The status table tells you which backends are registered on the current machine and whether they are usable right now. A backend can be registered but unavailable, in which case the same code still has a predictable CPU fallback.

plan <- amatrix_backend_plan(X_am, "qr")
plan[c("chosen", "chosen_path", "requested_precision")]
#> $chosen
#> [1] "cpu"
#> 
#> $chosen_path
#> [1] "cold"
#> 
#> $requested_precision
#> [1] "strict"

This plan is the compact view of a dispatch decision. You can see which backend was chosen, whether the operation will run as a cold or resident path, and which precision contract the object is requesting.

When does shared-design caching help?

The main reason to use amatrix for repeated regression is that the design-matrix factorization can be reused across calls when X stays the same. That matters when you fit many batches of responses against one shared design.

X_cache_am <- adgeMatrix(X)
fit_a <- many_lm(X_cache_am, Y[, 1:4, drop = FALSE], method = "qr", cache = TRUE)
fit_b <- many_lm(X_cache_am, Y[, 5:8, drop = FALSE], method = "qr", cache = TRUE)

c(first_call = fit_a$cache_reused, second_call = fit_b$cache_reused)
#>  first_call second_call 
#>       FALSE        TRUE

With a fresh backend-aware copy of X, the first call computes and stores the QR factorization for that design. The second call reuses it because the design matrix is unchanged.

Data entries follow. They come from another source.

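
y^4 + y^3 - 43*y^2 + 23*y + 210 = (y - 5)*(y - 3)*(y + 2)*(y + 7)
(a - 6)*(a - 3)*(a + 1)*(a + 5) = a^4 - 3*a^3 - 31*a^2 + 63*a + 90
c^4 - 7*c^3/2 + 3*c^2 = c^2*(c - 2)*(c - 3/2)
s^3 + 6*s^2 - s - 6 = (s - 1)*(s + 1)*(s + 6)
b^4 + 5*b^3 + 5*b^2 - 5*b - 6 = (b - 1)*(b + 1)*(b + 2)*(b + 3)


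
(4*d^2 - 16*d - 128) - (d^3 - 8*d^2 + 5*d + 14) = -d^3 + 12*d^2 - 21*d - 142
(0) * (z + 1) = 0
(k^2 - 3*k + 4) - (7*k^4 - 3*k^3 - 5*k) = -7*k^4 + 3*k^3 + k^2 + 2*k + 4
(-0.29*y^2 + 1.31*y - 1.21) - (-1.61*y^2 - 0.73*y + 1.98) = 1.32*y^2 + 2.04*y - 3.19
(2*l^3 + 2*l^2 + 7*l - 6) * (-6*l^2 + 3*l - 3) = -12*l^5 - 6*l^4 - 42*l^3 + 51*l^2 - 39*l + 18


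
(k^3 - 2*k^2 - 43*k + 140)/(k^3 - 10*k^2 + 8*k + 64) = (k^2 + 2*k - 35)/(k^2 - 6*k - 16)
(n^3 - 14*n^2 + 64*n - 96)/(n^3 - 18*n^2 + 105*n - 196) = (n^2 - 10*n + 24)/(n^2 - 14*n + 49)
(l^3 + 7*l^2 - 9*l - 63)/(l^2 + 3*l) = l + 4 - 21/l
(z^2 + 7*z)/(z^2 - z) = (z + 7)/(z - 1)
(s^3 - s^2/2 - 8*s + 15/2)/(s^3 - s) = (2*s^2 + s - 15)/(2*s*(s + 1))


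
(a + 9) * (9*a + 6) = 9*a^2 + 87*a + 54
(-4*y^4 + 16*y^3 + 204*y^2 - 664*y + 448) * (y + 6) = -4*y^5 - 8*y^4 + 300*y^3 + 560*y^2 - 3536*y + 2688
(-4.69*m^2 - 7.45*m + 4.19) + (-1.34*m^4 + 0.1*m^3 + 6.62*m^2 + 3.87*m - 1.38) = -1.34*m^4 + 0.1*m^3 + 1.93*m^2 - 3.58*m + 2.81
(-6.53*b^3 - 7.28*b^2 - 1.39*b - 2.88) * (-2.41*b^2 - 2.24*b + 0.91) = 15.7373*b^5 + 32.172*b^4 + 13.7148*b^3 + 3.4296*b^2 + 5.1863*b - 2.6208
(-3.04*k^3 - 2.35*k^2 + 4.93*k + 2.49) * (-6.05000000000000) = 18.392*k^3 + 14.2175*k^2 - 29.8265*k - 15.0645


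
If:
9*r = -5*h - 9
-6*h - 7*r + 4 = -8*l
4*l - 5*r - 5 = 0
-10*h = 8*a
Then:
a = -165/92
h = 33/23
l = -275/276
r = -124/69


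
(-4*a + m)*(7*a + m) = -28*a^2 + 3*a*m + m^2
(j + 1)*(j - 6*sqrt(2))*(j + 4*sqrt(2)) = j^3 - 2*sqrt(2)*j^2 + j^2 - 48*j - 2*sqrt(2)*j - 48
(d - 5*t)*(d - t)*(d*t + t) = d^3*t - 6*d^2*t^2 + d^2*t + 5*d*t^3 - 6*d*t^2 + 5*t^3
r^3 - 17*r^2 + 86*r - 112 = (r - 8)*(r - 7)*(r - 2)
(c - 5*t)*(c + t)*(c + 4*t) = c^3 - 21*c*t^2 - 20*t^3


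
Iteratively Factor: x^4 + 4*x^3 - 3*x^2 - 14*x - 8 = (x + 1)*(x^3 + 3*x^2 - 6*x - 8) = (x - 2)*(x + 1)*(x^2 + 5*x + 4) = (x - 2)*(x + 1)*(x + 4)*(x + 1)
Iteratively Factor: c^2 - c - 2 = (c - 2)*(c + 1)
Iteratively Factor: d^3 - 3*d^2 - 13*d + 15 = (d - 5)*(d^2 + 2*d - 3) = (d - 5)*(d - 1)*(d + 3)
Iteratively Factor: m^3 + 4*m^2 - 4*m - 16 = (m + 2)*(m^2 + 2*m - 8) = (m - 2)*(m + 2)*(m + 4)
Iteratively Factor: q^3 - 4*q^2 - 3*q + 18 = (q - 3)*(q^2 - q - 6) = (q - 3)*(q + 2)*(q - 3)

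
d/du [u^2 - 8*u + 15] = 2*u - 8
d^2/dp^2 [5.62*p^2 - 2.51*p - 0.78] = 11.2400000000000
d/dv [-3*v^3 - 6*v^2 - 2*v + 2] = -9*v^2 - 12*v - 2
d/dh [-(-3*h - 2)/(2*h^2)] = (-3*h - 4)/(2*h^3)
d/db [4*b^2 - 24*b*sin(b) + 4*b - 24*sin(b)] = -24*b*cos(b) + 8*b - 24*sqrt(2)*sin(b + pi/4) + 4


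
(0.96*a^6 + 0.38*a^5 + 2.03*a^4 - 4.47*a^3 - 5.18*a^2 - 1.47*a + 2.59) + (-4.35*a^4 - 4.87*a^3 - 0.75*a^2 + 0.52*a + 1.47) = 0.96*a^6 + 0.38*a^5 - 2.32*a^4 - 9.34*a^3 - 5.93*a^2 - 0.95*a + 4.06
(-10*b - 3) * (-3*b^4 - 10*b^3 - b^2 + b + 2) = 30*b^5 + 109*b^4 + 40*b^3 - 7*b^2 - 23*b - 6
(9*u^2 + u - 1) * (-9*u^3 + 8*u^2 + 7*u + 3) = -81*u^5 + 63*u^4 + 80*u^3 + 26*u^2 - 4*u - 3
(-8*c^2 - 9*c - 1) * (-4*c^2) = 32*c^4 + 36*c^3 + 4*c^2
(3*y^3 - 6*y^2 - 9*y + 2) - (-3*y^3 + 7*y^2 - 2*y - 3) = 6*y^3 - 13*y^2 - 7*y + 5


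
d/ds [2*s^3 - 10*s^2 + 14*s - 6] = 6*s^2 - 20*s + 14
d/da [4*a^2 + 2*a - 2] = 8*a + 2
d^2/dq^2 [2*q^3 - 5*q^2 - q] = 12*q - 10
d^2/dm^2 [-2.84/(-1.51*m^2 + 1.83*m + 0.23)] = (12.950968*m^2 - 15.695544*m - 2.84*(3.02*m - 1.83)*(6.04*m - 3.66) - 1.972664)/(-1.51*m^2 + 1.83*m + 0.23)^3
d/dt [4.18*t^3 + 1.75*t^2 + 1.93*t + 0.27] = 12.54*t^2 + 3.5*t + 1.93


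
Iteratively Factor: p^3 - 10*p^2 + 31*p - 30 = (p - 3)*(p^2 - 7*p + 10) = (p - 3)*(p - 2)*(p - 5)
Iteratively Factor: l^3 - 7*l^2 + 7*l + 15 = (l - 3)*(l^2 - 4*l - 5) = (l - 3)*(l + 1)*(l - 5)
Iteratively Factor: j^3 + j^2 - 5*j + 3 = (j - 1)*(j^2 + 2*j - 3) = (j - 1)*(j + 3)*(j - 1)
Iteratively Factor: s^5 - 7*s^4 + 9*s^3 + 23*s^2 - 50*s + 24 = (s - 3)*(s^4 - 4*s^3 - 3*s^2 + 14*s - 8) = (s - 3)*(s - 1)*(s^3 - 3*s^2 - 6*s + 8) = (s - 3)*(s - 1)^2*(s^2 - 2*s - 8) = (s - 4)*(s - 3)*(s - 1)^2*(s + 2)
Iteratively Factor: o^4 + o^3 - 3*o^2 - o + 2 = (o - 1)*(o^3 + 2*o^2 - o - 2) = (o - 1)^2*(o^2 + 3*o + 2) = (o - 1)^2*(o + 1)*(o + 2)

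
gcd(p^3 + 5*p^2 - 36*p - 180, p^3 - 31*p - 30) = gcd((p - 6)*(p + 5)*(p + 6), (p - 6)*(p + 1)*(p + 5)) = p^2 - p - 30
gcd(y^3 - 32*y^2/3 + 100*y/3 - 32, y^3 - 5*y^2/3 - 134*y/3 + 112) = y^2 - 26*y/3 + 16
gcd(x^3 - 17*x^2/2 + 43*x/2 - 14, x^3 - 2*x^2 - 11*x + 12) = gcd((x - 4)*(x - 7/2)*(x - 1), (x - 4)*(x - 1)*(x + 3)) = x^2 - 5*x + 4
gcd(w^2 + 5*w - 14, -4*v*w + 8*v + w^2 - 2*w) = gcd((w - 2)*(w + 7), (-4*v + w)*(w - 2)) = w - 2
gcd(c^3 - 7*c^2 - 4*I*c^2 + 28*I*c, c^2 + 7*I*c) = c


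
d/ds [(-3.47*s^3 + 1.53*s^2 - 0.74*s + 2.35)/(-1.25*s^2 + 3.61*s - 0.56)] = (4.3375*s^4 - 25.0534*s^3 + 10.4279*s^2 + 4.1614*s - 8.0691)/(1.5625*s^4 - 9.025*s^3 + 14.4321*s^2 - 4.0432*s + 0.3136)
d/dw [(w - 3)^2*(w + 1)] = (w - 3)*(3*w - 1)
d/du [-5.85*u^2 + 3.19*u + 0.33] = 3.19 - 11.7*u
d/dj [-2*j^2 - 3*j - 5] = -4*j - 3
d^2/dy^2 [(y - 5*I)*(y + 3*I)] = 2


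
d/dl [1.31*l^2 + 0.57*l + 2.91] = 2.62*l + 0.57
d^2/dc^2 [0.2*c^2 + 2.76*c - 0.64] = 0.400000000000000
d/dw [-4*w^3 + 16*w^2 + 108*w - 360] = -12*w^2 + 32*w + 108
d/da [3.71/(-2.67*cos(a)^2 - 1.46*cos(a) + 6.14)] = -(19.8114*cos(a) + 5.4166)*sin(a)/(2.67*cos(a)^2 + 1.46*cos(a) - 6.14)^2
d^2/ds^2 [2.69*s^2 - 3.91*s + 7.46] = 5.38000000000000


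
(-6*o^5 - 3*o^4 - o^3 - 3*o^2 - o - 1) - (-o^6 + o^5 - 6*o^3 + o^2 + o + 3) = o^6 - 7*o^5 - 3*o^4 + 5*o^3 - 4*o^2 - 2*o - 4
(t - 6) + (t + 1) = 2*t - 5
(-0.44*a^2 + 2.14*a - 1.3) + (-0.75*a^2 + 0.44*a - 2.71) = -1.19*a^2 + 2.58*a - 4.01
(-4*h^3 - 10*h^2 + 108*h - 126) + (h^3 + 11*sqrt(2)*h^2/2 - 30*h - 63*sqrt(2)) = -3*h^3 - 10*h^2 + 11*sqrt(2)*h^2/2 + 78*h - 126 - 63*sqrt(2)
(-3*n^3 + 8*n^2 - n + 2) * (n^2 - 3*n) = -3*n^5 + 17*n^4 - 25*n^3 + 5*n^2 - 6*n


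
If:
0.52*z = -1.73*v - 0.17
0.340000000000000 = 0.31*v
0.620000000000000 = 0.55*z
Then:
No Solution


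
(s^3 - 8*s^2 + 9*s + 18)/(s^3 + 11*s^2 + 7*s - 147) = (s^2 - 5*s - 6)/(s^2 + 14*s + 49)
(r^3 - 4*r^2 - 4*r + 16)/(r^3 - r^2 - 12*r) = (r^2 - 4)/(r*(r + 3))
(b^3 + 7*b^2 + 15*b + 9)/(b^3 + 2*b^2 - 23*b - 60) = (b^2 + 4*b + 3)/(b^2 - b - 20)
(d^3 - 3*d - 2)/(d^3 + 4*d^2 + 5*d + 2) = (d - 2)/(d + 2)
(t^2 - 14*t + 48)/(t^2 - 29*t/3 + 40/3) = 3*(t - 6)/(3*t - 5)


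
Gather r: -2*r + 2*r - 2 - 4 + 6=0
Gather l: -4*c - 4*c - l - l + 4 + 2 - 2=-8*c - 2*l + 4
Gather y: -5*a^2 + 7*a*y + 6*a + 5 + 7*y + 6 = -5*a^2 + 6*a + y*(7*a + 7) + 11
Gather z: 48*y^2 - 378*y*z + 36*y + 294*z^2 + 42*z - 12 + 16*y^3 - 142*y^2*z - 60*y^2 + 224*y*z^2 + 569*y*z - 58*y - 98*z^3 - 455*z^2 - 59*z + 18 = 16*y^3 - 12*y^2 - 22*y - 98*z^3 + z^2*(224*y - 161) + z*(-142*y^2 + 191*y - 17) + 6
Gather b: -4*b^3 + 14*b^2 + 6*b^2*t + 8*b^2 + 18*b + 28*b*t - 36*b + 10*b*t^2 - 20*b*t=-4*b^3 + b^2*(6*t + 22) + b*(10*t^2 + 8*t - 18)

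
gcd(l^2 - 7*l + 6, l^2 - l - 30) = l - 6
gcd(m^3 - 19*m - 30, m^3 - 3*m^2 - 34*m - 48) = m^2 + 5*m + 6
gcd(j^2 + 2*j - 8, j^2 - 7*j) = 1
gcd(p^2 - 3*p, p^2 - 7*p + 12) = p - 3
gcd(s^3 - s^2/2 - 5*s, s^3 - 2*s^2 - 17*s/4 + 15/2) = s^2 - s/2 - 5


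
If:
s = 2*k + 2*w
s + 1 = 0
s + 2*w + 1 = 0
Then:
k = -1/2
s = -1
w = 0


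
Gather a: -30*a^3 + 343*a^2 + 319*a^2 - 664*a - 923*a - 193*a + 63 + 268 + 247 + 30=-30*a^3 + 662*a^2 - 1780*a + 608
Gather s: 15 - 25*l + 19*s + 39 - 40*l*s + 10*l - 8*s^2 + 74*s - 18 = -15*l - 8*s^2 + s*(93 - 40*l) + 36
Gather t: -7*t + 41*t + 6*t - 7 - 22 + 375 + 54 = 40*t + 400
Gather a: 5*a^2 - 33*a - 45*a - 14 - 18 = 5*a^2 - 78*a - 32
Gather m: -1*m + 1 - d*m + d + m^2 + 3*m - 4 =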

What should you inspect after a fit?

summary_tbl <- data.frame(
  response = colnames(Y),
  rss = round(fit$rss, 3),
  sigma2 = round(fit$sigma2, 4),
  r2 = round(r2, 3)
)

knitr::kable(summary_tbl, align = "lrrr")

	response	rss	sigma2	r2
response_1	response_1	4.402	0.0386	0.980
response_2	response_2	6.406	0.0562	0.964
response_3	response_3	3.696	0.0324	0.961
response_4	response_4	4.614	0.0405	0.992
response_5	response_5	4.157	0.0365	0.990
response_6	response_6	3.890	0.0341	0.994
response_7	response_7	4.913	0.0431	0.956
response_8	response_8	4.789	0.0420	0.949

rss and sigma2 tell you how much unexplained variation remains in each response. Here the fitted models recover most of the signal because the responses were generated from a shared linear design with modest noise.

The points fall close to the identity line, which matches the high r2 values from the hidden checks and the small residual variances in the summary table.

How do you ask for a fast backend?

The CPU path above is the safest default because it runs everywhere. On a machine with an available accelerator backend, the code shape stays the same and you only change the constructor metadata:

X_fast <- adgeMatrix(X, mode = "fast")
fit_fast <- many_lm(X_fast, Y, method = "qr", cache = TRUE)

coef(fit_fast)

If you are writing library code, the default path is still to wrap once at the boundary and keep the rest of the code generic:

X_am <- as_adgeMatrix(X, mode = "fast")
fit <- many_lm(X_am, Y, method = "qr", cache = TRUE)

That per-object path does not require session-global setters or a hardcoded backend name. amatrix will prefer an available fast-capable accelerator automatically and fall back to CPU when none is available.

If a caller wants to flip defaults for one local block instead of one object, use with_amatrix():

with_amatrix(policy = "auto", precision = "fast", {
  X_am <- as_adgeMatrix(X)
  fit <- many_lm(X_am, Y, method = "qr", cache = TRUE)
})

Use amatrix_bind_resident() only when you need to optimize a particularly hot repeated path.

Where next?

The next functions to explore are adgeMatrix(), many_lm(), amatrix_backend_status(), and amatrix_explain(). If you want to audit a single operation more deeply, start with amatrix_backend_plan() and then compare that compact plan to the printed explanation from amatrix_explain().